I don't know how long I was there, waiting for just the right light, just the right arrangement of clouds, moving first left, then right, then forward, then back, all the while experimenting with combinations of settings to get the exposure just right. I do know I noticed that enough time had passed that I wouldn't make it to my sister's for dinner. The thoughts of familial acrimony and broken promises along with the recriminations that would come after missing the meal that was supposed to be a mutual agreement to stop placing blame and put our arguments behind us vanished as I worked.
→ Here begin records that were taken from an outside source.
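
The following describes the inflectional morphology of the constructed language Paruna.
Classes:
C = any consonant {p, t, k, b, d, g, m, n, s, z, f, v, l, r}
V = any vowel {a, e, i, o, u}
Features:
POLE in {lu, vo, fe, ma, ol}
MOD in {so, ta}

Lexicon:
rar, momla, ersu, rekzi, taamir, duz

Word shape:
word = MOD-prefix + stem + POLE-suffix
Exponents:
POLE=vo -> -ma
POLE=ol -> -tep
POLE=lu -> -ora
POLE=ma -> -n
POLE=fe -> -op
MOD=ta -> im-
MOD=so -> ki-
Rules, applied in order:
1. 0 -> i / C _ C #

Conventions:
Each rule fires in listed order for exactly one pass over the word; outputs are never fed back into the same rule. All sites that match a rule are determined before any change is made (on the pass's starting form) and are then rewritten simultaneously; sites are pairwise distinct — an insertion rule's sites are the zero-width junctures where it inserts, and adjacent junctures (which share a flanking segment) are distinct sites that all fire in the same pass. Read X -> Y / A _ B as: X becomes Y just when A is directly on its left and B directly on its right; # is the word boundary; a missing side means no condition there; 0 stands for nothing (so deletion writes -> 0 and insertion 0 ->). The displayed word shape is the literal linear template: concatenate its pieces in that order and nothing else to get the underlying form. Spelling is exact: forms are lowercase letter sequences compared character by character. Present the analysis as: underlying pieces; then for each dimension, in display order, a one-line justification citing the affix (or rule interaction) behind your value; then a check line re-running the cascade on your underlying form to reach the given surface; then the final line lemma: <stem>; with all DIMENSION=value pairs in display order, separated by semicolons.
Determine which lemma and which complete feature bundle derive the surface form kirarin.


underlying: ki-rar-n
POLE=ma - signalled by the affix -n
MOD=so - signalled by the affix ki-
check: kirarn -> kirarin
lemma: rar; POLE=ma; MOD=so


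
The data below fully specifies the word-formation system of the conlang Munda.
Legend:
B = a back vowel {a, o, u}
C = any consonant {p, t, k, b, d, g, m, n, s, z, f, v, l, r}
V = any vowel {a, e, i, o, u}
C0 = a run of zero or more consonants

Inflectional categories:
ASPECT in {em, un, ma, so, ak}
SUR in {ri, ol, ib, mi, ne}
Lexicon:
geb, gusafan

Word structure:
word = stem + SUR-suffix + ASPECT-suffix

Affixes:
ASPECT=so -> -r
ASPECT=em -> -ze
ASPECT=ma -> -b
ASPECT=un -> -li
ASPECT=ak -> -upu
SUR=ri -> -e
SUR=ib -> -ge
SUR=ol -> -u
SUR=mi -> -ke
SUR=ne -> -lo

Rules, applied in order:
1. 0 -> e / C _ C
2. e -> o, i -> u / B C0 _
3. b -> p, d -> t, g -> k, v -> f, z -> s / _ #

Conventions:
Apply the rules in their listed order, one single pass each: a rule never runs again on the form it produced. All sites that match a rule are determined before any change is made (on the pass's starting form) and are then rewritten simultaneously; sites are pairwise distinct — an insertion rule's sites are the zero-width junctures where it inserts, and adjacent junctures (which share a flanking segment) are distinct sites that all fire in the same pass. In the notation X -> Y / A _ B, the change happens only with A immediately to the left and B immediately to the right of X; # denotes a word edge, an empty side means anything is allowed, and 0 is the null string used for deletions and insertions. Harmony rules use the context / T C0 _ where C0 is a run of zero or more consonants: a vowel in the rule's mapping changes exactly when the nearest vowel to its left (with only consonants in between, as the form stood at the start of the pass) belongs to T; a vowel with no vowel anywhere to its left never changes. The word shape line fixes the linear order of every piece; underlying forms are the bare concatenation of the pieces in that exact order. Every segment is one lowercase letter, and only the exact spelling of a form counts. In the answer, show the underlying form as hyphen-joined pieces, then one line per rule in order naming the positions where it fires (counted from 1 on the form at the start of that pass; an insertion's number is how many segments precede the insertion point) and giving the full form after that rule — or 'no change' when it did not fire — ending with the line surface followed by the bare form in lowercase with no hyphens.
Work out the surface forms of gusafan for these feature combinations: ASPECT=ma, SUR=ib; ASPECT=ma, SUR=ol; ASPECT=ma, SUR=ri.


cell ASPECT=ma, SUR=ib:
underlying: gusafan-ge-b
1. 0 -> e / C _ C: inserts after position(s) 7: gusafanegeb
2. e -> o, i -> u / B C0 _: fires at position(s) 8: gusafanogeb
3. b -> p, d -> t, g -> k, v -> f, z -> s / _ #: fires at position(s) 11: gusafanogep
surface: gusafanogep

cell ASPECT=ma, SUR=ol:
underlying: gusafan-u-b
1. 0 -> e / C _ C: no change
2. e -> o, i -> u / B C0 _: no change
3. b -> p, d -> t, g -> k, v -> f, z -> s / _ #: fires at position(s) 9: gusafanup
surface: gusafanup

cell ASPECT=ma, SUR=ri:
underlying: gusafan-e-b
1. 0 -> e / C _ C: no change
2. e -> o, i -> u / B C0 _: fires at position(s) 8: gusafanob
3. b -> p, d -> t, g -> k, v -> f, z -> s / _ #: fires at position(s) 9: gusafanop
surface: gusafanop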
After… I don't know, hours I suppose… of thoughtful preparation I snapped a couple pictures, confident that they were just right, and headed home, realizing that I was late enough now that dinner would be over by the time I got there, so there was no point on continuing on.
At home I hurried to my computer and downloaded the pictures. They were sharp, beautifully exposed and yet for some reason they simply didn't excite me. I played with some adjustments briefly, but then gave it up as a wasted effort and deleted them all.
I suppose there's a moral there, if you look for it.